第8話 日避けの外側

 水色の日避けのついた、古びたベビーカー。

その中に横たえられたのは、まだ一歳にもなっていない小さな赤ん坊。丸い瞳をいっぱいに広げて、彼女は目の前の水色を真剣に凝視していた。


 赤ん坊とベビーカーを俯瞰する視点と、赤ん坊主観の視点との切り替わりを頻回に繰り返す。
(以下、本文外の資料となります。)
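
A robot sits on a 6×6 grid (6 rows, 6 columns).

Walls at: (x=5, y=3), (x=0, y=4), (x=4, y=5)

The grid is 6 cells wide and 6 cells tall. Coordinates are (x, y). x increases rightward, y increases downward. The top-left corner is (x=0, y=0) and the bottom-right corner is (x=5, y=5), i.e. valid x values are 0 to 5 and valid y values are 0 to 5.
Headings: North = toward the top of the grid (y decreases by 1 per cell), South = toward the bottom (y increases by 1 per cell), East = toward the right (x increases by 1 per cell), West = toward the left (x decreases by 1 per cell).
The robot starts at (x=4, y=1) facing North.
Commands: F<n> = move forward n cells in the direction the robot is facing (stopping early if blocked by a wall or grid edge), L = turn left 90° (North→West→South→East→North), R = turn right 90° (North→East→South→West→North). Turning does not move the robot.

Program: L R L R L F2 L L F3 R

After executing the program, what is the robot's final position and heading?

Answer: Final position: (x=5, y=1), facing South

Derivation:
Start: (x=4, y=1), facing North
  L: turn left, now facing West
  R: turn right, now facing North
  L: turn left, now facing West
  R: turn right, now facing North
  L: turn left, now facing West
  F2: move forward 2, now at (x=2, y=1)
  L: turn left, now facing South
  L: turn left, now facing East
  F3: move forward 3, now at (x=5, y=1)
  R: turn right, now facing South
Final: (x=5, y=1), facing South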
 紗和はいつも通りに時間旅行を楽しんでいた。意識だけの存在になって軽やかな浮遊を存分に満喫していたが、微睡みだした思考は、少しずつふにゃふにゃとおぼつかなくなってくる。入眠前の旅行には、ありがちなことである。


 しかしそこで、紗和は小さな違和感を感じた。


「あれ……」


 今までこの旅行先で感じたことのない、小さな違和感。その正体はすぐに見つかった。


「君は」


 太陽光から赤ん坊を守るように目一杯下げられた、水色の日避けカバー。それを僅かに押し上げたのは、ふくふくとした、小さな子供の手のようだった。


「――――誰?」


 気づけば俯瞰する視点への切り替えができなくなっていた。赤ん坊の内側から、紗和はその子供に向かって、「誰?」と問いかけを繰り返した。しかし返事は返ってこない。


 半分ほど上げられた日避けの外側から、子供の顔が見えた……気がした。


「あ……?」


 見覚えがあるような、ないような。


 そこで終わりだった。

紗和がその違和感の正体を掴みきる前に、彼女の意識は深い微睡みの中へと霧散していった。